Do things that you enjoy!
Reading books, planning and journaling, cooking, traveling… These are all pastimes that I started to neglect during the rigors of my undergraduate experience. Now that I am a graduate student (and an actual adult, lol), I have learned that no matter how busy and overwhelming my life may become I have to find time to do things that I love.
Living is about experiences, and all of your experiences CANNOT be about your academic and professional goals, etc. Find time to do things that make you happy! Have lunch with a friend, plan a day trip with a friend, go on a cruise, or just sit down and read a good book. Live my friends and find enjoyment in things other than your career.
Self-awareness is key.
Throughout undergrad, when I started grad school, and even at my job people comment on my self-awareness and how it will take me far in life. I used to wonder what that meant, or how it was possible that being in touch with who I am was such a wonderful thing. Then I started meeting people who are not as self-aware as I am, and I understood.

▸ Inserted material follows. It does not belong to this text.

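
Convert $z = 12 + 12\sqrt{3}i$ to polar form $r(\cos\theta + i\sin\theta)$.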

Self-awareness is defined as: conscious knowledge of one’s own character, feelings, motives, and desires.
There is something eye opening about really evaluating your character, the way you feel in certain situations or about certain things, what drives you to do the things that you do, and truly discovering what you desire in life. You may surprise yourself, but I think a huge part of embracing where you are and where you are going in life is learning more about who you are.